Pakistan is the most tremendous country in the world for me. In the past three months, I have travelled to 15 different cities all over the US. And I must admit, I have missed Karachi immensely. The sound of the morning cuckoo, the playfulness on the streets, the chai dhaabas, the insane traffic (yes that too!), the people of my city; I have missed each and everything with the soul of my heart. I have missed it because it is and will always be my home.  Sitting from miles apart, I have realized how beautiful the rawness of this city is. It may not be embellished with huge buildings and towers but there is so much simplistic innocence hidden within every nook and cranny that you feel like absorbing it all.

For me as I come back, there is one thing which has always bothered me and will continue to do so as a black spot on this magnificent lovely city. My freedom of faith, religion, culture and above all, life. I feel like here I cannot stroll down the roads with the same amount of confidence that I would abroad.  If I am slightly different from the crowd, I may be called a non-Muslim, an outcast and million other names. I feel like here I cannot be myself. I have to wear a mask to fulfill the norms of the society. If I decide to explore my own path I no longer fit here.

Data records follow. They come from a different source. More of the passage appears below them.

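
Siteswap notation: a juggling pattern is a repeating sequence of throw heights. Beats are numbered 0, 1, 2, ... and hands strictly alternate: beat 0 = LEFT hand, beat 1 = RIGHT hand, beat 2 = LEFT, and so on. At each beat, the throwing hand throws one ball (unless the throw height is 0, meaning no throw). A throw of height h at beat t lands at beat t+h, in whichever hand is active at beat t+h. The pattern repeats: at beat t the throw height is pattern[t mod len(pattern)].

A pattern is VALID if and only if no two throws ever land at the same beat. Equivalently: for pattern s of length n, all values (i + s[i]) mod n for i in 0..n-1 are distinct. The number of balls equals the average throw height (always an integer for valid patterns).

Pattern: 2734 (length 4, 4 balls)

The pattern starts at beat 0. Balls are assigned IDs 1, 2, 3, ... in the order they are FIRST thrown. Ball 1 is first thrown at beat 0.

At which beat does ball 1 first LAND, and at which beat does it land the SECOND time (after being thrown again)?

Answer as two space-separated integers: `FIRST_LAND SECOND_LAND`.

Answer: 2 5

Derivation:
Beat 0 (L): throw ball1 h=2 -> lands@2:L; in-air after throw: [b1@2:L]
Beat 1 (R): throw ball2 h=7 -> lands@8:L; in-air after throw: [b1@2:L b2@8:L]
Beat 2 (L): throw ball1 h=3 -> lands@5:R; in-air after throw: [b1@5:R b2@8:L]
Beat 3 (R): throw ball3 h=4 -> lands@7:R; in-air after throw: [b1@5:R b3@7:R b2@8:L]
Beat 4 (L): throw ball4 h=2 -> lands@6:L; in-air after throw: [b1@5:R b4@6:L b3@7:R b2@8:L]
Beat 5 (R): throw ball1 h=7 -> lands@12:L; in-air after throw: [b4@6:L b3@7:R b2@8:L b1@12:L]
Ball 1: thrown@0 h=2 -> first land @2; rethrown@2 h=3 -> second land @5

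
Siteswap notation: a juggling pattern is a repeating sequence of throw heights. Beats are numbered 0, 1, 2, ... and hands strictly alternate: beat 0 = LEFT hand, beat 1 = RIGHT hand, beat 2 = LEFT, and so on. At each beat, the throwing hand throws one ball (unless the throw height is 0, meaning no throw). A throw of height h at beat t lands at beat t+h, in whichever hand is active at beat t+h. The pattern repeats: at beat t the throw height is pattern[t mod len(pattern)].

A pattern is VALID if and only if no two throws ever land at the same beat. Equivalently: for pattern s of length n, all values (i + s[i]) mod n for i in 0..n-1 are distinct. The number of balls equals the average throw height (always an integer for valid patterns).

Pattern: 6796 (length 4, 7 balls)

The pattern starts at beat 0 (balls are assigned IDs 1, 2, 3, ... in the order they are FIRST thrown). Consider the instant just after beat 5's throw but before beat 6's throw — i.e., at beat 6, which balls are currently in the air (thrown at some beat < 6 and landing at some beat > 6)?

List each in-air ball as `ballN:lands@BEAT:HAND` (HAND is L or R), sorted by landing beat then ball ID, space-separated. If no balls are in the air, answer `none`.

Answer: ball2:lands@8:L ball4:lands@9:R ball5:lands@10:L ball3:lands@11:R ball6:lands@12:L

Derivation:
Beat 0 (L): throw ball1 h=6 -> lands@6:L; in-air after throw: [b1@6:L]
Beat 1 (R): throw ball2 h=7 -> lands@8:L; in-air after throw: [b1@6:L b2@8:L]
Beat 2 (L): throw ball3 h=9 -> lands@11:R; in-air after throw: [b1@6:L b2@8:L b3@11:R]
Beat 3 (R): throw ball4 h=6 -> lands@9:R; in-air after throw: [b1@6:L b2@8:L b4@9:R b3@11:R]
Beat 4 (L): throw ball5 h=6 -> lands@10:L; in-air after throw: [b1@6:L b2@8:L b4@9:R b5@10:L b3@11:R]
Beat 5 (R): throw ball6 h=7 -> lands@12:L; in-air after throw: [b1@6:L b2@8:L b4@9:R b5@10:L b3@11:R b6@12:L]
Beat 6 (L): throw ball1 h=9 -> lands@15:R; in-air after throw: [b2@8:L b4@9:R b5@10:L b3@11:R b6@12:L b1@15:R]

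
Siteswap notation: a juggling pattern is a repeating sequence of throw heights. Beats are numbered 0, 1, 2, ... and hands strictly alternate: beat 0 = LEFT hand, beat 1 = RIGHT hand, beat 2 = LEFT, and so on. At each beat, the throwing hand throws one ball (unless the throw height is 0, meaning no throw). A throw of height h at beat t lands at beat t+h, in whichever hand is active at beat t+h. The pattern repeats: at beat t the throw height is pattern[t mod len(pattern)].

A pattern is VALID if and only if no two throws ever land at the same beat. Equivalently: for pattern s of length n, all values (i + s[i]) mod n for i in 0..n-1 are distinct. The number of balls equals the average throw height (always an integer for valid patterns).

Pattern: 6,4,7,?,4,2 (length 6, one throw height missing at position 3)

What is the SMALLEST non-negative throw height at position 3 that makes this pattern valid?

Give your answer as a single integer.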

By this point many readers may have declared me a non-Muslim too, saying that I am supporting non-religious things. But let’s take this into perspective. I may internally have an issue with our film actresses going to Bollywood, baring their skin and doing bold scenes. But I am ashamed of the kind of derogatory comments that are passed on their pictures regarding their religion, regarding their chastity, regarding their character.  It is heinous, it brings me to tears, and it disgusts me. And I only ask myself this one question. Isn’t this a worse sin than the one we are so openly reprimanding? Who has given us the right to be the moral police for these people? Am I answerable for them in this world or hereafter?

Unfortunately this has become more than a norm for all of us. If a person is not praying, is eating in public during the month of Ramadan, is wearing jeans, is celebrating Valentine’s Day, is practising a faith that we don’t believe in, we do not have the tolerance to accept them. We do not have the patience to sensibly show them why what we are saying might be better. Why are we all of a sudden in this cage of righteousness which declares everyone outside as impure? Why do we not look at our own house before burning somebody else’s?

And why was bringing this to light important? Because this is the initial seed that is sown which sprouts into hatred, into sectarian and inter-faith killings and into many of the glaring problems that we are facing today. If today we tell our children not to stare or laugh at a person who is different, we can preserve future generations from much violence. If today we give them the sense of  the right and wrong, and the insight to accept and explore some things which may not fall in these bounds, we can eliminate extreme judgmentalism from society.If today instead of ranting, we do not watch those Bollywood movies we so strongly differ with, we can set an honest example for our children to follow.

Rest assured we do have a right to agree and disagree with things, we do have a right to bring about the change we want to see in this society, but we need to create a path which does not do more harm than good. We need to accept that the society cannot grow without differences. That being similar would create monotony and stagnancy. And then only we can experience true freedom.